The early 60s Friden mechanical calculator could be semi-destroyed by taking the square root of a 20-digit product when the carriage was too close to the wall. Hundreds of dollars when dollars were worth something. --rwg Flashback: This was at a Naval Air Development Center, divided into several large Labs. There was an Airborne Electronics Lab where they worked (rather unsuccessfully) on flat panel displays, a gyro navigation lab, and a lab with a human centrifuge where the Mercury Astronauts trained. There was also ACL, the "Airborne" Computer Lab. My lab was Antisubmarine Warfare Systems Analysis. About all we did was compute. On mechanical calculators! Because ACL had a political stranglehold forbidding the other labs from owning computers! If you needed a computation, you submitted it to ACL. And _months_ later, you got your pathetic results. Because they were a bunch of government fossils who only did plugboard analog! The stranglehold finally broke in 1962, when my lab got its first computer--a PB250 with delay-line memory, programmed in octal, with seven ways to get a quotient|remainder wrong, but a perfect square root instruction! It is outrageous that square root took decades to show up in mainstream instruction sets. Logic designers apparently failed to notice how simple the schoolboy algorithm is in binary. So it didn't get into C. And who would design an instruction not in C? On 2018-06-10 12:14, Keith F. Lynch wrote:
"David Wilson" <davidwwilson@comcast.net> wrote:
Tomas Rokicki wrote:
I suspect the laws of mathematics may have changed over those 34 years.

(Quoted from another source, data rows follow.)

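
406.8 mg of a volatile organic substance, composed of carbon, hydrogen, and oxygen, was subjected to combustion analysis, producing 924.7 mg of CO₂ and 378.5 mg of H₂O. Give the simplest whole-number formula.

C3H6O

mol C = 0.9247 g CO₂ ÷ 44.009 g/mol = 0.021012 mol
mol H = 2 × 0.3785 g H₂O ÷ 18.015 g/mol = 0.042021 mol
mass O = 0.4068 − (0.25237 + 0.042357) = 0.11207 g → mol O = 0.11207 ÷ 15.999 = 0.0070050 mol
Divide by the smallest (0.0070050 mol): C 3.000, H 5.999, O 1.000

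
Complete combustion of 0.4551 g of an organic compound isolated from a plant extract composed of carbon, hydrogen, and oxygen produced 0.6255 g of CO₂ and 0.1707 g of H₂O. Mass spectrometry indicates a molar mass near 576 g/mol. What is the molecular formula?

C18H24O21

mol C = 0.6255 g CO₂ ÷ 44.009 g/mol = 0.014213 mol
mol H = 2 × 0.1707 g H₂O ÷ 18.015 g/mol = 0.018951 mol
mass O = 0.4551 − (0.17071 + 0.019102) = 0.26529 g → mol O = 0.26529 ÷ 15.999 = 0.016581 mol
Divide by the smallest (0.014213 mol): C 1.000, H 1.333, O 1.167
Multiplying each by 6 gives whole numbers: C 6.00, H 8.00, O 7.00
Empirical formula: C6H8O7
Empirical-formula mass = 192.12 g/mol; 576 ÷ 192.12 ≈ 3, so the molecular formula is C18H24O21.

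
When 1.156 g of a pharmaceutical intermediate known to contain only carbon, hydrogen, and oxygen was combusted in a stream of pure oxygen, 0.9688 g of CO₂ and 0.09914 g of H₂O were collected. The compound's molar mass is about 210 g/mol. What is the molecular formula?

mol C = 0.9688 g CO₂ ÷ 44.009 g/mol = 0.022014 mol
mol H = 2 × 0.09914 g H₂O ÷ 18.015 g/mol = 0.011006 mol
mass O = 1.156 − (0.26441 + 0.011094) = 0.88050 g → mol O = 0.88050 ÷ 15.999 = 0.055035 mol
Divide by the smallest (0.011006 mol): C 2.000, H 1.000, O 5.000
Empirical formula: C2HO5
Empirical-formula mass = 105.03 g/mol; 210 ÷ 105.03 ≈ 2, so the molecular formula is C4H2O10.

C4H2O10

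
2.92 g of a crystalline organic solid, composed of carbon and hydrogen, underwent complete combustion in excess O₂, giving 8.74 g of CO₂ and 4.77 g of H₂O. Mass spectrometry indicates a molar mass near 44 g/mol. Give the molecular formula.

mol C = 8.74 g CO₂ ÷ 44.009 g/mol = 0.1986 mol
mol H = 2 × 4.77 g H₂O ÷ 18.015 g/mol = 0.5296 mol
Divide by the smallest (0.1986 mol): C 1.000, H 2.667
Multiplying each by 3 gives whole numbers: C 3.00, H 8.00
Empirical formula: C3H8
Empirical-formula mass = 44.10 g/mol; 44 ÷ 44.10 ≈ 1, so the molecular formula is C3H8.

C3H8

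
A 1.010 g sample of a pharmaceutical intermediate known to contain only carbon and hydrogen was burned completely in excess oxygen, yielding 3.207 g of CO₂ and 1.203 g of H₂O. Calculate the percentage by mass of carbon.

mol C = 3.207 g CO₂ ÷ 44.009 g/mol = 0.072871 mol
mol H = 2 × 1.203 g H₂O ÷ 18.015 g/mol = 0.13356 mol
mass % C = 0.87526 g ÷ 1.010 g × 100%

86.66%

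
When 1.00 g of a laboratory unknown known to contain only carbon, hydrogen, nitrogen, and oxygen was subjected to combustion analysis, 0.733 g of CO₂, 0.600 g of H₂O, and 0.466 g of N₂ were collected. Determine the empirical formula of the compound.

mol C = 0.733 g CO₂ ÷ 44.009 g/mol = 0.01666 mol
mol H = 2 × 0.600 g H₂O ÷ 18.015 g/mol = 0.06661 mol
mol N = 2 × 0.466 g N₂ ÷ 28.014 g/mol = 0.03327 mol
mass O = 1.00 − (0.2001 + 0.06714 + 0.4660) = 0.2668 g → mol O = 0.2668 ÷ 15.999 = 0.01668 mol
Divide by the smallest (0.01666 mol): C 1.000, H 3.999, N 1.997, O 1.001

CH4N2O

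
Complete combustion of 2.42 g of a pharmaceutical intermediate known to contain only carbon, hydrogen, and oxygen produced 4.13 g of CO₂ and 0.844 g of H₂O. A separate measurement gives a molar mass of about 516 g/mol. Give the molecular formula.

mol C = 4.13 g CO₂ ÷ 44.009 g/mol = 0.09384 mol
mol H = 2 × 0.844 g H₂O ÷ 18.015 g/mol = 0.09370 mol
mass O = 2.42 − (1.127 + 0.09445) = 1.198 g → mol O = 1.198 ÷ 15.999 = 0.07490 mol
Divide by the smallest (0.07490 mol): C 1.253, H 1.251, O 1.000
Multiplying each by 4 gives whole numbers: C 5.01, H 5.00, O 4.00
Empirical formula: C5H5O4
Empirical-formula mass = 129.09 g/mol; 516 ÷ 129.09 ≈ 4, so the molecular formula is C20H20O16.

C20H20O16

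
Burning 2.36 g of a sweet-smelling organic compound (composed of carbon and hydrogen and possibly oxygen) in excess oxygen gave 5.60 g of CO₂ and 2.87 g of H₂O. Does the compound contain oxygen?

mol C = 5.60 g CO₂ ÷ 44.009 g/mol = 0.1272 mol
mol H = 2 × 2.87 g H₂O ÷ 18.015 g/mol = 0.3186 mol
C and H account for only 1.850 g of the 2.36 g sample; the remaining 0.5105 g must be oxygen.

yes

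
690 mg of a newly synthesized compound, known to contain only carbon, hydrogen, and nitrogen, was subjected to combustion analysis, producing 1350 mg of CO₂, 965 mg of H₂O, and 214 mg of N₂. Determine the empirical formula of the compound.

mol C = 1.35 g CO₂ ÷ 44.009 g/mol = 0.03068 mol
mol H = 2 × 0.965 g H₂O ÷ 18.015 g/mol = 0.1071 mol
mol N = 2 × 0.214 g N₂ ÷ 28.014 g/mol = 0.01528 mol
Divide by the smallest (0.01528 mol): C 2.008, H 7.012, N 1.000

C2H7N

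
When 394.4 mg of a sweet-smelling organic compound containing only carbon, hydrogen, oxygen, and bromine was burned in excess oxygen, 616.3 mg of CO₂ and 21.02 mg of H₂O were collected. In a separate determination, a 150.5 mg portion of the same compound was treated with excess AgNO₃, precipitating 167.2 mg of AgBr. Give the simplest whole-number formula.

mol C = 0.6163 g CO₂ ÷ 44.009 g/mol = 0.014004 mol
mol H = 2 × 0.02102 g H₂O ÷ 18.015 g/mol = 0.0023336 mol
From the AgBr data: mol Br per gram of compound = (0.1672 ÷ 187.772) ÷ 0.1505 = 0.0059166 mol/g, so in the 0.3944 g combustion sample mol Br = 0.0023335 mol
mass O = 0.3944 − (0.16820 + 0.0023523 + 0.18646) = 0.037391 g → mol O = 0.037391 ÷ 15.999 = 0.0023371 mol
Divide by the smallest (0.0023335 mol): C 6.001, H 1.000, Br 1.000, O 1.002

C6HBrO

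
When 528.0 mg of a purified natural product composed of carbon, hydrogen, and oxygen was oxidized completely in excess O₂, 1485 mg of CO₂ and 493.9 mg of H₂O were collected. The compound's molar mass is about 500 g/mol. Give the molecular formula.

mol C = 1.485 g CO₂ ÷ 44.009 g/mol = 0.033743 mol
mol H = 2 × 0.4939 g H₂O ÷ 18.015 g/mol = 0.054832 mol
mass O = 0.5280 − (0.40529 + 0.055271) = 0.067441 g → mol O = 0.067441 ÷ 15.999 = 0.0042153 mol
Divide by the smallest (0.0042153 mol): C 8.005, H 13.008, O 1.000
Empirical formula: C8H13O
Empirical-formula mass = 125.19 g/mol; 500 ÷ 125.19 ≈ 4, so the molecular formula is C32H52O4.

C32H52O4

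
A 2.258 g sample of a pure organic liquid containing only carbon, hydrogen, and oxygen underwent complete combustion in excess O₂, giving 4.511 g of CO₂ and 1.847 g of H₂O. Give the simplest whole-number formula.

mol C = 4.511 g CO₂ ÷ 44.009 g/mol = 0.10250 mol
mol H = 2 × 1.847 g H₂O ÷ 18.015 g/mol = 0.20505 mol
mass O = 2.258 − (1.2311 + 0.20669) = 0.82016 g → mol O = 0.82016 ÷ 15.999 = 0.051263 mol
Divide by the smallest (0.051263 mol): C 2.000, H 4.000, O 1.000

C2H4O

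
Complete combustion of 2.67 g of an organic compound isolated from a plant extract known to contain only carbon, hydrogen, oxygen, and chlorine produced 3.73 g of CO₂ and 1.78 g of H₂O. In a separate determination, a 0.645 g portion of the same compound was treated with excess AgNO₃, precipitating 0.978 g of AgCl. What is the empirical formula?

mol C = 3.73 g CO₂ ÷ 44.009 g/mol = 0.08476 mol
mol H = 2 × 1.78 g H₂O ÷ 18.015 g/mol = 0.1976 mol
From the AgCl data: mol Cl per gram of compound = (0.978 ÷ 143.318) ÷ 0.645 = 0.01058 mol/g, so in the 2.67 g combustion sample mol Cl = 0.02825 mol
mass O = 2.67 − (1.018 + 0.1992 + 1.001) = 0.4514 g → mol O = 0.4514 ÷ 15.999 = 0.02822 mol
Divide by the smallest (0.02822 mol): C 3.004, H 7.004, Cl 1.001, O 1.000

C3H7ClO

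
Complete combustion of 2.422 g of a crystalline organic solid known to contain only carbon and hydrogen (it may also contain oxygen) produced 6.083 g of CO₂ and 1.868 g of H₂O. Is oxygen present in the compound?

mol C = 6.083 g CO₂ ÷ 44.009 g/mol = 0.13822 mol
mol H = 2 × 1.868 g H₂O ÷ 18.015 g/mol = 0.20738 mol
C and H account for only 1.8692 g of the 2.422 g sample; the remaining 0.55278 g must be oxygen.

yes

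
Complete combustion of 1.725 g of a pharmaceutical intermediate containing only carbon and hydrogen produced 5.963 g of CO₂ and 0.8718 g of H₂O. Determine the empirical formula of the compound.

C7H5

mol C = 5.963 g CO₂ ÷ 44.009 g/mol = 0.13550 mol
mol H = 2 × 0.8718 g H₂O ÷ 18.015 g/mol = 0.096786 mol
Divide by the smallest (0.096786 mol): C 1.400, H 1.000
Multiplying each by 5 gives whole numbers: C 7.00, H 5.00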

Or at least the fines and jail terms.
I once got in serious trouble for breaking the law against dividing by zero.
When I was a small child, my father let me visit his office and play with his electro-mechanical calculator. He warned me not to divide by zero, but I did it anyway. The machine started grinding away, and kept going and going. Pulling the plug made it stop, but it started again as soon as it was plugged in again. He told me it had to be sent back to the factory for repairs.